Итак, в тот ноябрьский день тускло светило солнце. Меня вывели на прогулку вдвоем с Рамайе. Парня из Отского леса взяли на допрос. В то утро мы поругались с Рамайе, и он старался держаться от меня подальше.

Немецкий часовой стоял у ограды, и я подошел к нему.

– Вы были там вчера? – спросил я.

Лицо его скривилось, и он в упор взглянул на меня.

– Что вы хотите знать? – спросил он.

– Вы были вчера на тюремном дворе? – уточнил я.

Он покачал головой. – Я не участвовал в том деле.

Мы молча смерили друг друга взглядом.

– А если бы вам приказали?

Он не ответил. Что он мог ответить?

– Если бы вам приказали, – настаивал я, – ведь правда вы приняли бы участие в казни?

Он посмотрел на меня взглядом загнанного зверя, судорожно глотнул.

– И вы расстреляли бы моего товарища.

Он не ответил. Что мог он ответить? Опустив голову, он молча потоптался на влажном асфальте, затем снова взглянул на меня.

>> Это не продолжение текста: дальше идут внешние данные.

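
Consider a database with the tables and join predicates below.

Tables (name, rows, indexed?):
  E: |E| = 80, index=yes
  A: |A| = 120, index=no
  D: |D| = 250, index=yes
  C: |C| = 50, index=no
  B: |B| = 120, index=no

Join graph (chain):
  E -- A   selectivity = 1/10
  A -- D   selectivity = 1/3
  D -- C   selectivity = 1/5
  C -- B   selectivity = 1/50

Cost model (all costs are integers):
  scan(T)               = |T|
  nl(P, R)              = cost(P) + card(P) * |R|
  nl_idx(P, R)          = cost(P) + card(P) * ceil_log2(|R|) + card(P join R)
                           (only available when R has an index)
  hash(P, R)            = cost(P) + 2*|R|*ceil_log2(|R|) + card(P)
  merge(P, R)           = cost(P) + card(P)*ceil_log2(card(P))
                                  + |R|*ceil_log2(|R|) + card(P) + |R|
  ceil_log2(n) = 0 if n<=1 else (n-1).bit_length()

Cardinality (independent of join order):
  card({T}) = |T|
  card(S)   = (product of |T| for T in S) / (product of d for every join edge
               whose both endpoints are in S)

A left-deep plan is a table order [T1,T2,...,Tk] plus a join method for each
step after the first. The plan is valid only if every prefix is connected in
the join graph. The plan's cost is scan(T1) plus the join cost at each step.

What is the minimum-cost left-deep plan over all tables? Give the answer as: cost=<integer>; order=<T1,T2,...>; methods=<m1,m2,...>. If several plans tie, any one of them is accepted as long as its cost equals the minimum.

Selinger DP (subsets sized 1..n):
  {E}: scan cost=80, card=80
  {A}: scan cost=120, card=120
  {D}: scan cost=250, card=250
  {C}: scan cost=50, card=50
  {B}: scan cost=120, card=120
  {AE}: card=960; try (E,hash)→1360, (A,merge)→1680, (E,merge)→1720, (A,hash)→1840, (E,nl_idx)→1920, (A,nl)→9680 …(+1); best=1360 via (E,hash)
  {AD}: card=10000; try (A,hash)→2180, (D,merge)→3330, (A,merge)→3460, (D,hash)→4240, (D,nl_idx)→11080, (D,nl)→30120 …(+1); best=2180 via (A,hash)
  {CD}: card=2500; try (C,hash)→1100, (D,merge)→2650, (C,merge)→2850, (D,nl_idx)→2950, (D,hash)→4100, (D,nl)→12550 …(+1); best=1100 via (C,hash)
  {BC}: card=120; try (C,hash)→840, (B,merge)→1360, (C,merge)→1430, (B,hash)→1780, (B,nl)→6050, (C,nl)→6120; best=840 via (C,hash)
  {ADE}: card=80000; try (D,hash)→6320, (E,hash)→13300, (D,merge)→14170, (D,nl_idx)→89040, (E,nl_idx)→152180, (E,merge)→152820 …(+2); best=6320 via (D,hash)
  {ACD}: card=100000; try (A,hash)→5280, (C,hash)→12780, (A,merge)→34560, (C,merge)→152530, (A,nl)→301100, (C,nl)→502180; best=5280 via (A,hash)
  {BCD}: card=6000; try (D,merge)→4050, (D,hash)→4960, (B,hash)→5280, (D,nl_idx)→7800, (D,nl)→30840, (B,merge)→34560 …(+1); best=4050 via (D,merge)
  {ACDE}: card=800000; try (C,hash)→86920, (E,hash)→106400, (C,merge)→1446670, (E,nl_idx)→1505280, (E,merge)→1805920, (C,nl)→4006320 …(+1); best=86920 via (C,hash)
  {ABCD}: card=240000; try (A,hash)→11730, (A,merge)→89010, (B,hash)→106960, (A,nl)→724050, (B,merge)→1806240, (B,nl)→12005280; best=11730 via (A,hash)
  {ABCDE}: card=1920000; try (E,hash)→252850, (B,hash)→888600, (E,nl_idx)→3611730, (E,merge)→4572370, (B,merge)→16887880, (E,nl)→19211730 …(+1); best=252850 via (E,hash)

cost=252850; order=B,C,D,A,E; methods=hash,merge,hash,hash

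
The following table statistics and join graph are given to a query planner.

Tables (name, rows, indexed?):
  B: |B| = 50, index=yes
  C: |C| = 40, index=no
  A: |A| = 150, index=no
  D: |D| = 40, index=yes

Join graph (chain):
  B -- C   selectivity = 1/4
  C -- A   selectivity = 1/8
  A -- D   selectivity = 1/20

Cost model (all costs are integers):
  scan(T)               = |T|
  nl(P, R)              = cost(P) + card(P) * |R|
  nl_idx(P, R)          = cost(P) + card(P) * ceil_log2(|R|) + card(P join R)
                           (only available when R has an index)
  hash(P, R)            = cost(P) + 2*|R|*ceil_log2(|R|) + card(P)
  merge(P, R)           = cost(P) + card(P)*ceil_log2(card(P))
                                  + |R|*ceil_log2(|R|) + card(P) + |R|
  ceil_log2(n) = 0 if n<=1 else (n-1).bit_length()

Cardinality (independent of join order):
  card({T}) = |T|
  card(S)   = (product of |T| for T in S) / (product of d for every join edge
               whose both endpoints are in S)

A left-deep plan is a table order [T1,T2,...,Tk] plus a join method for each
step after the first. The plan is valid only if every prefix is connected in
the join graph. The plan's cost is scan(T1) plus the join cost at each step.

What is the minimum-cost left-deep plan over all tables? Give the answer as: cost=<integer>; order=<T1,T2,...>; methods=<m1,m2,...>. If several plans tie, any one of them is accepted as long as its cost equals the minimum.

Selinger DP (subsets sized 1..n):
  {B}: scan cost=50, card=50
  {C}: scan cost=40, card=40
  {A}: scan cost=150, card=150
  {D}: scan cost=40, card=40
  {BC}: card=500; try (C,hash)→580, (B,merge)→670, (C,merge)→680, (B,hash)→680, (B,nl_idx)→780, (B,nl)→2040 …(+1); best=580 via (C,hash)
  {AC}: card=750; try (C,hash)→780, (A,merge)→1670, (C,merge)→1780, (A,hash)→2480, (A,nl)→6040, (C,nl)→6150; best=780 via (C,hash)
  {AD}: card=300; try (D,hash)→780, (D,nl_idx)→1350, (A,merge)→1670, (D,merge)→1780, (A,hash)→2480, (A,nl)→6040 …(+1); best=780 via (D,hash)
  {ABC}: card=9375; try (B,hash)→2130, (A,hash)→3480, (A,merge)→6930, (B,merge)→9380, (B,nl_idx)→14655, (B,nl)→38280 …(+1); best=2130 via (B,hash)
  {ACD}: card=1500; try (C,hash)→1560, (D,hash)→2010, (C,merge)→4060, (D,nl_idx)→6780, (D,merge)→9310, (C,nl)→12780 …(+1); best=1560 via (C,hash)
  {ABCD}: card=18750; try (B,hash)→3660, (D,hash)→11985, (B,merge)→19910, (B,nl_idx)→29310, (B,nl)→76560, (D,nl_idx)→77130 …(+2); best=3660 via (B,hash)

cost=3660; order=A,D,C,B; methods=hash,hash,hash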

– Завтра я уеду, – сказал он. – Куда? – спросил я.

– На русский фронт, – ответил он. – Вот как! – сказал я. – Узнаете, значит, что такое настоящая война!

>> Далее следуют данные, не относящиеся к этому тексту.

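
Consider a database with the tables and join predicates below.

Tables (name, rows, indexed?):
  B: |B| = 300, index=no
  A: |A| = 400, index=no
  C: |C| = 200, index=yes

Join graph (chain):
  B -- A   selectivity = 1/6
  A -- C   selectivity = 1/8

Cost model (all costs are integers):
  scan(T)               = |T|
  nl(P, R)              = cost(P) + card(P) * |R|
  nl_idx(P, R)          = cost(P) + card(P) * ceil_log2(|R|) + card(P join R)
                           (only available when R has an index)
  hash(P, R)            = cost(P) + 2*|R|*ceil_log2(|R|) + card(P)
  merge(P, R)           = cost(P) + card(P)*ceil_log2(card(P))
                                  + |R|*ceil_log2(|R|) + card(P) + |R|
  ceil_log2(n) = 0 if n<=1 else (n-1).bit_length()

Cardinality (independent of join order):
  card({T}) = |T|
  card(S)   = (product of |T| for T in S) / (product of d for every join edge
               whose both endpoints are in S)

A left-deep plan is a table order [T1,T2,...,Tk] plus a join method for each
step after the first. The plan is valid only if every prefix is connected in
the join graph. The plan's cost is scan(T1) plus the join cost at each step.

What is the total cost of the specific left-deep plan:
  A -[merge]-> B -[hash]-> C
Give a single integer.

step 1: scan A: cost=400, card=400
step 2: join B via merge
    card(P join B) = 400*300/(6) = 20000
    cost = 400 + 400*9 + 300*9 + 400 + 300 = 7400
step 3: join C via hash
    card(P join C) = 20000*200/(8) = 500000
    cost = 7400 + 2*200*8 + 20000 = 30600

30600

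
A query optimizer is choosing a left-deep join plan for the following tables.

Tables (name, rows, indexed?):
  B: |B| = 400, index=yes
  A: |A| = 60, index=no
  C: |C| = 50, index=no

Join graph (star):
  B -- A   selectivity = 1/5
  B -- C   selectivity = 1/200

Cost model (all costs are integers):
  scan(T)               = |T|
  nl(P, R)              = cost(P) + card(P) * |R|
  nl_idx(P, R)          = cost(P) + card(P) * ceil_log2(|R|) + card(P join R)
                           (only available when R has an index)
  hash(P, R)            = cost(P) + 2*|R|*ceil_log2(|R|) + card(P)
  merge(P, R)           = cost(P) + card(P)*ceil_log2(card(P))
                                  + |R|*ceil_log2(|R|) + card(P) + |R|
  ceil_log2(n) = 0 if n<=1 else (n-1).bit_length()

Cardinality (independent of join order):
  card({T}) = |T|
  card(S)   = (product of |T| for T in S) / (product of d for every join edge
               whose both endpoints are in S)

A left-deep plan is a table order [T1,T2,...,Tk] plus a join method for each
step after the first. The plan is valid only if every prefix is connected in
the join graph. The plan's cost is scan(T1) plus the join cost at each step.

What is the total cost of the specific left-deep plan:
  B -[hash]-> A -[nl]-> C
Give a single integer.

241520

step 1: scan B: cost=400, card=400
step 2: join A via hash
    card(P join A) = 400*60/(5) = 4800
    cost = 400 + 2*60*6 + 400 = 1520
step 3: join C via nl
    card(P join C) = 4800*50/(200) = 1200
    cost = 1520 + 4800*50 = 241520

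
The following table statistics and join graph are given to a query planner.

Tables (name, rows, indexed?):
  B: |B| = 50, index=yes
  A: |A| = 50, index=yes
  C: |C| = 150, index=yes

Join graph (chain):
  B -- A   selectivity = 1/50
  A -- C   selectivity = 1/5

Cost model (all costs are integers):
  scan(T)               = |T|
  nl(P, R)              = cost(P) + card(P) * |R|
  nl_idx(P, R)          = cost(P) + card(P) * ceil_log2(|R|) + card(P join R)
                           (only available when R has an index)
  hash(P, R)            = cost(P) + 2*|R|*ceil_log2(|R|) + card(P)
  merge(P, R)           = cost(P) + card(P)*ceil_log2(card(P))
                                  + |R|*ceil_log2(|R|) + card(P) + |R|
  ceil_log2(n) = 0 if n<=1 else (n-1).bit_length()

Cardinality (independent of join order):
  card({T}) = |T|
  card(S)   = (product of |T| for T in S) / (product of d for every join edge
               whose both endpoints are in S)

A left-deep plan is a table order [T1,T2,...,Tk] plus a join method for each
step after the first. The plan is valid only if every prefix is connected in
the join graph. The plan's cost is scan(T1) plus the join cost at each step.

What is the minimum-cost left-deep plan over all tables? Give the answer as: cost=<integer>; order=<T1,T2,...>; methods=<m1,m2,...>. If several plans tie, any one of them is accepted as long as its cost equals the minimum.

cost=2100; order=A,B,C; methods=nl_idx,merge

Selinger DP (subsets sized 1..n):
  {B}: scan cost=50, card=50
  {A}: scan cost=50, card=50
  {C}: scan cost=150, card=150
  {AB}: card=50; try (B,nl_idx)→400, (A,nl_idx)→400, (B,hash)→700, (A,hash)→700, (B,merge)→750, (A,merge)→750 …(+2); best=400 via (B,nl_idx)
  {AC}: card=1500; try (A,hash)→900, (C,merge)→1750, (A,merge)→1850, (C,nl_idx)→1950, (C,hash)→2500, (A,nl_idx)→2550 …(+2); best=900 via (A,hash)
  {ABC}: card=1500; try (C,merge)→2100, (C,nl_idx)→2300, (C,hash)→2850, (B,hash)→3000, (C,nl)→7900, (B,nl_idx)→11400 …(+2); best=2100 via (C,merge)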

Снова взглянув на меня, он покачал головой и упавшим голосом произнес: – Вы желаете моей смерти.

Wünschte ich seinen Tod? Желал ли я его смерти?

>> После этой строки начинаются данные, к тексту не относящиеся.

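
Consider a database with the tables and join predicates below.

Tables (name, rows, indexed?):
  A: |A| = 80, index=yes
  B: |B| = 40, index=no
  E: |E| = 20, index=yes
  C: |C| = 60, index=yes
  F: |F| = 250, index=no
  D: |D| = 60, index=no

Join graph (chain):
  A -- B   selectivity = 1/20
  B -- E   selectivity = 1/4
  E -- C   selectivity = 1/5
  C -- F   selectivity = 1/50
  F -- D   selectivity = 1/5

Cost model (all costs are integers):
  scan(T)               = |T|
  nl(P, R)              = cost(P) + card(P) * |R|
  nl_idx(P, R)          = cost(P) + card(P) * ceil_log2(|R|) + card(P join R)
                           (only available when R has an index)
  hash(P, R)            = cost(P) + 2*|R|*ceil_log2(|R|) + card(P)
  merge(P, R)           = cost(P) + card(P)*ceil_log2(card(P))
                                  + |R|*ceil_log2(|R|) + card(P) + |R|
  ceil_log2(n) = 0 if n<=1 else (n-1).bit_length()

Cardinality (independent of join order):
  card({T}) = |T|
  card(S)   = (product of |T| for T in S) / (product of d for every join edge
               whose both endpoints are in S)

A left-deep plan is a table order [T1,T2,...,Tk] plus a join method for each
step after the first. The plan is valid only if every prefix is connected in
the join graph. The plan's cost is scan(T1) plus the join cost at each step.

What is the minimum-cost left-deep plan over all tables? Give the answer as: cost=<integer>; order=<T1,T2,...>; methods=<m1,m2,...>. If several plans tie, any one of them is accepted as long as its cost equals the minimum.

Selinger DP (subsets sized 1..n):
  {A}: scan cost=80, card=80
  {B}: scan cost=40, card=40
  {E}: scan cost=20, card=20
  {C}: scan cost=60, card=60
  {F}: scan cost=250, card=250
  {D}: scan cost=60, card=60
  {AB}: card=160; try (A,nl_idx)→480, (B,hash)→640, (A,merge)→960, (B,merge)→1000, (A,hash)→1200, (A,nl)→3240 …(+1); best=480 via (A,nl_idx)
  {BE}: card=200; try (E,hash)→280, (B,merge)→420, (E,merge)→440, (E,nl_idx)→440, (B,hash)→520, (B,nl)→820 …(+1); best=280 via (E,hash)
  {CE}: card=240; try (E,hash)→320, (C,nl_idx)→380, (C,merge)→560, (E,merge)→600, (E,nl_idx)→600, (C,hash)→760 …(+2); best=320 via (E,hash)
  {CF}: card=300; try (C,hash)→1220, (C,nl_idx)→2050, (F,merge)→2730, (C,merge)→2920, (F,hash)→4120, (F,nl)→15060 …(+1); best=1220 via (C,hash)
  {DF}: card=3000; try (D,hash)→1220, (F,merge)→2730, (D,merge)→2920, (F,hash)→4120, (F,nl)→15060, (D,nl)→15250; best=1220 via (D,hash)
  {ABE}: card=800; try (E,hash)→840, (A,hash)→1600, (E,merge)→2040, (E,nl_idx)→2080, (A,nl_idx)→2480, (A,merge)→2720 …(+2); best=840 via (E,hash)
  {BCE}: card=2400; try (B,hash)→1040, (C,hash)→1200, (C,merge)→2500, (B,merge)→2760, (C,nl_idx)→3880, (B,nl)→9920 …(+1); best=1040 via (B,hash)
  {CEF}: card=1200; try (E,hash)→1720, (E,nl_idx)→3920, (E,merge)→4340, (F,hash)→4560, (F,merge)→4730, (E,nl)→7220 …(+1); best=1720 via (E,hash)
  {CDF}: card=3600; try (D,hash)→2240, (D,merge)→4640, (C,hash)→4940, (D,nl)→19220, (C,nl_idx)→22820, (C,merge)→40640 …(+1); best=2240 via (D,hash)
  {ABCE}: card=9600; try (C,hash)→2360, (A,hash)→4560, (C,merge)→10060, (C,nl_idx)→15240, (A,nl_idx)→27440, (A,merge)→32880 …(+2); best=2360 via (C,hash)
  {BCEF}: card=12000; try (B,hash)→3400, (F,hash)→7440, (B,merge)→16400, (F,merge)→34490, (B,nl)→49720, (F,nl)→601040; best=3400 via (B,hash)
  {CDEF}: card=14400; try (D,hash)→3640, (E,hash)→6040, (D,merge)→16540, (E,nl_idx)→34640, (E,merge)→49160, (D,nl)→73720 …(+1); best=3640 via (D,hash)
  {ABCEF}: card=48000; try (F,hash)→15960, (A,hash)→16520, (A,nl_idx)→135400, (F,merge)→148610, (A,merge)→184040, (A,nl)→963400 …(+1); best=15960 via (F,hash)
  {BCDEF}: card=144000; try (D,hash)→16120, (B,hash)→18520, (D,merge)→183820, (B,merge)→219920, (B,nl)→579640, (D,nl)→723400; best=16120 via (D,hash)
  {ABCDEF}: card=576000; try (D,hash)→64680, (A,hash)→161240, (D,merge)→832380, (A,nl_idx)→1600120, (A,merge)→2752760, (D,nl)→2895960 …(+1); best=64680 via (D,hash)

cost=64680; order=B,A,E,C,F,D; methods=nl_idx,hash,hash,hash,hash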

Не думаю, чтобы я желал его смерти. И все же он прав, в известном смысле я и впрямь желал его смерти.

Я желал его смерти постольку, поскольку он оставался немецким солдатом. Поскольку он сохранял свойства немецкого солдата. И потому я хотел, чтобы он увидел огонь и смерть, изведал муки и слезы. Я желал, чтобы пролилась его кровь – кровь солдата нацистской армии. Я желал его смерти.

– Не надо обижаться, – проговорил я.

– Да нет, – ответил он, – это же понятно.

– Мне так хотелось бы пожелать вам совсем другого, – сказал я.

Он грустно улыбнулся: – Слишком поздно.

– Но почему же? – Я совсем одинок, – сказал он.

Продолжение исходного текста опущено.